Thanks for your input. I will lokk again at the first issue and see whether
I have made a mistake.
Regards
Bob
>
>
> Thank you
> Abyot.
>
>
>
>
> On Tue, Sep 29, 2009 at 4:45 PM, Bob Jolliffe <bobjolliffe@xxxxxxxxx>wrote:
>
>> OK. Here's my first attempt to rationalize things. Please excuse the
>> attachments. I try not to send attachments to mailing lists but these are
>> at least fairly small. (And Lars I will write it up in docbook after
>> fishing for feedback).
>>
>> My primary aim has been to disturb the existing model as little as
>> possible whilst trying to simplify wherever possible.
>>
>> Attached oldmodel.png shows the participants in the existing model. As
>> you can see there are 11 tables in all. I haven't showed the relations as
>> it becomes a bit of a web.
>>
>> Also attached is a proposed amended database model which bears sufficient
>> similarity to the old that migration between the two should be feasible.
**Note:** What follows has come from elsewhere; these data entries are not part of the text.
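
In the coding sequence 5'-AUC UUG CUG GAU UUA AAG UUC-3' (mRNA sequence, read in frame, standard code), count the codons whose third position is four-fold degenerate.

Codon 1 AUC (Ile): third position 3-fold.
Codon 2 UUG (Leu): third position 2-fold.
Codon 3 CUG (Leu): third position 4-fold.
Codon 4 GAU (Asp): third position 2-fold.
Codon 5 UUA (Leu): third position 2-fold.
Codon 6 AAG (Lys): third position 2-fold.
Codon 7 UUC (Phe): third position 2-fold.
Four-fold degenerate third positions: 1.

1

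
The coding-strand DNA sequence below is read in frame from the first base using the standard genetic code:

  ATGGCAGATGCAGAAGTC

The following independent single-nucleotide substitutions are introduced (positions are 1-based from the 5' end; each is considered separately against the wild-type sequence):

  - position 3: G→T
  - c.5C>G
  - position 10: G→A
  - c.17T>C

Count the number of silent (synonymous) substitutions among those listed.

Codon 1: ATG (Met) → ATT (Ile) — missense.
Codon 2: GCA (Ala) → GGA (Gly) — missense.
Codon 4: GCA (Ala) → ACA (Thr) — missense.
Codon 6: GTC (Val) → GCC (Ala) — missense.
Synonymous: 0 of 4.

0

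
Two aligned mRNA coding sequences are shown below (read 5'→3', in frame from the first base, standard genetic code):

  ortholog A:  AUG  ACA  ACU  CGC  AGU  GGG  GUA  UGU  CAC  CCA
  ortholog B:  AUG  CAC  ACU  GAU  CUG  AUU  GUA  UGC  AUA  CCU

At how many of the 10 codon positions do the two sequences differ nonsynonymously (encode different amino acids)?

5

Codon 1: AUG Met / AUG Met — identical.
Codon 2: ACA Thr / CAC His — nonsynonymous.
Codon 3: ACU Thr / ACU Thr — identical.
Codon 4: CGC Arg / GAU Asp — nonsynonymous.
Codon 5: AGU Ser / CUG Leu — nonsynonymous.
Codon 6: GGG Gly / AUU Ile — nonsynonymous.
Codon 7: GUA Val / GUA Val — identical.
Codon 8: UGU Cys / UGC Cys — synonymous.
Codon 9: CAC His / AUA Ile — nonsynonymous.
Codon 10: CCA Pro / CCU Pro — synonymous.
Nonsynonymous differences: 5.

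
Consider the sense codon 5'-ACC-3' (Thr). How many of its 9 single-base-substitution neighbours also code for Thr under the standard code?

Position 1: none → 0 synonymous.
Position 2: none → 0 synonymous.
Position 3: ACT, ACA, ACG → 3 synonymous.
Total: 0 + 0 + 3 = 3.

3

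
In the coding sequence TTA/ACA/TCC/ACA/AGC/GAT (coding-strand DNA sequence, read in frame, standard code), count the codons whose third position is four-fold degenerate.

Codon 1 TTA (Leu): third position 2-fold.
Codon 2 ACA (Thr): third position 4-fold.
Codon 3 TCC (Ser): third position 4-fold.
Codon 4 ACA (Thr): third position 4-fold.
Codon 5 AGC (Ser): third position 2-fold.
Codon 6 GAT (Asp): third position 2-fold.
Four-fold degenerate third positions: 3.

3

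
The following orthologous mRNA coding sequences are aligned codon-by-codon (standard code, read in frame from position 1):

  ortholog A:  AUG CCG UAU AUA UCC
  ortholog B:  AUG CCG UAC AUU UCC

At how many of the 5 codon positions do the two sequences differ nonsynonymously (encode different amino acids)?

0

Codon 1: AUG Met / AUG Met — identical.
Codon 2: CCG Pro / CCG Pro — identical.
Codon 3: UAU Tyr / UAC Tyr — synonymous.
Codon 4: AUA Ile / AUU Ile — synonymous.
Codon 5: UCC Ser / UCC Ser — identical.
Nonsynonymous differences: 0.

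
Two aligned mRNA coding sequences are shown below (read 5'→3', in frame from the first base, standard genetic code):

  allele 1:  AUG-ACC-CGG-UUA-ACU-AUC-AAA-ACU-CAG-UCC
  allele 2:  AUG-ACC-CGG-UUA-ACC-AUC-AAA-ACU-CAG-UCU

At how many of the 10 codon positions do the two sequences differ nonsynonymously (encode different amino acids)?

Codon 1: AUG Met / AUG Met — identical.
Codon 2: ACC Thr / ACC Thr — identical.
Codon 3: CGG Arg / CGG Arg — identical.
Codon 4: UUA Leu / UUA Leu — identical.
Codon 5: ACU Thr / ACC Thr — synonymous.
Codon 6: AUC Ile / AUC Ile — identical.
Codon 7: AAA Lys / AAA Lys — identical.
Codon 8: ACU Thr / ACU Thr — identical.
Codon 9: CAG Gln / CAG Gln — identical.
Codon 10: UCC Ser / UCU Ser — synonymous.
Nonsynonymous differences: 0.

0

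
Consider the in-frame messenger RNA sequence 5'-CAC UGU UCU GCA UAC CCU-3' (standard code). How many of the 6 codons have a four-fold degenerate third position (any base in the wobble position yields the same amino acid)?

3

Codon 1 CAC (His): third position 2-fold.
Codon 2 UGU (Cys): third position 2-fold.
Codon 3 UCU (Ser): third position 4-fold.
Codon 4 GCA (Ala): third position 4-fold.
Codon 5 UAC (Tyr): third position 2-fold.
Codon 6 CCU (Pro): third position 4-fold.
Four-fold degenerate third positions: 3.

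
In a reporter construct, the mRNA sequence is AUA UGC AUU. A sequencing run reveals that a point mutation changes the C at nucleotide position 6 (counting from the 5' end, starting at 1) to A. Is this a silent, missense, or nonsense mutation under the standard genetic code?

nonsense

Position 6 falls in codon 2: UGC → Cys.
After the substitution the codon is UGA → Stop.
The new codon is a stop codon, so this is a nonsense mutation.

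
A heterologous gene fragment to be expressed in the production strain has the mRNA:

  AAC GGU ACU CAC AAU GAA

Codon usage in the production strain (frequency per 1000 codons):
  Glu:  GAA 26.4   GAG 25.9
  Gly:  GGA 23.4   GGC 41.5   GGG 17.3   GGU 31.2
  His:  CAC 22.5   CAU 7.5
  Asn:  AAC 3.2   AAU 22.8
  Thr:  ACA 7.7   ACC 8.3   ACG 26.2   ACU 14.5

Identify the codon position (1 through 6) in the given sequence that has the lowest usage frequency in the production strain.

1

Codon 1 AAC (Asn): 3.2 per 1000.
Codon 2 GGU (Gly): 31.2 per 1000.
Codon 3 ACU (Thr): 14.5 per 1000.
Codon 4 CAC (His): 22.5 per 1000.
Codon 5 AAU (Asn): 22.8 per 1000.
Codon 6 GAA (Glu): 26.4 per 1000.
Lowest frequency is 3.2 at codon 1.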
>> But it is down to 6 tables. And I have named the tables according to the
>> terms we have been discussing. Of course this is just the database model.
>> I've also put together an XML view of what some sample dataset might look
>> like. There is also a UML model required which would be richer than the
>> underlying datamodel, but one step at a time ....
>>
>> Walking through:
>>
>> 1. DataElements can have Dimensions. And different dataElements can (and
>> hopefully will) share some of the same Dimensions. So there is a m-to-n
>> relationship between the two necessitating an extra table
>> (DataElementDimensions). An example of a Dimension is SEX. Nothing new
>> here.
>>
>> 2. Dimensions have DimensionElements. So SEX for example might have
>> DimensionElements "Male", "Female", "Unknown". A big difference from the
>> old model is that there is 1-n relationship between DimensionElements and
>> Dimensions. A Dimension has many DimensionElements. But a DimensionElement
>> is a a member of only one Dimension.
>>
>> 3. DataValues represent the values at intersection of these Dimensions.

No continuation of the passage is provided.